Implement Antti's proposal to break the script execution in HTMLTokenizer.cpp.
style-queue ran check-webkit-style on attachment 44738 [details] without any errors.
Comment on attachment 44738 [details]
Patch.
Looks good, r=me
Comment on attachment 44738 [details] Patch. Clearing flags on attachment: 44738 Committed r52091: <http://trac.webkit.org/changeset/52091> All reviewed patches have been landed. Closing bug. |
Created attachment 33349 [details] the patch CachedScript calls client->notifyFinished() immediately if the script is already in cache, and it also does that when all resource data comes.

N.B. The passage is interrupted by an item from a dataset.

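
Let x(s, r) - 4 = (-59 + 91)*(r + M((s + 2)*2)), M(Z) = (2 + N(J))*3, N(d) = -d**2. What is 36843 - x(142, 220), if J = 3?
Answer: 30471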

In the case that the user goes back/forward to a page that contains many JS files, HMTLTokenizer will decode and execute those JS files at one time. This can affect UI responsiveness. The attached patch contains code to delay sending notifications to cliensts of CachedScript by timer. It helps improving responsiveness on WinMob (Probably this is not a problem at all for desktop browsers?)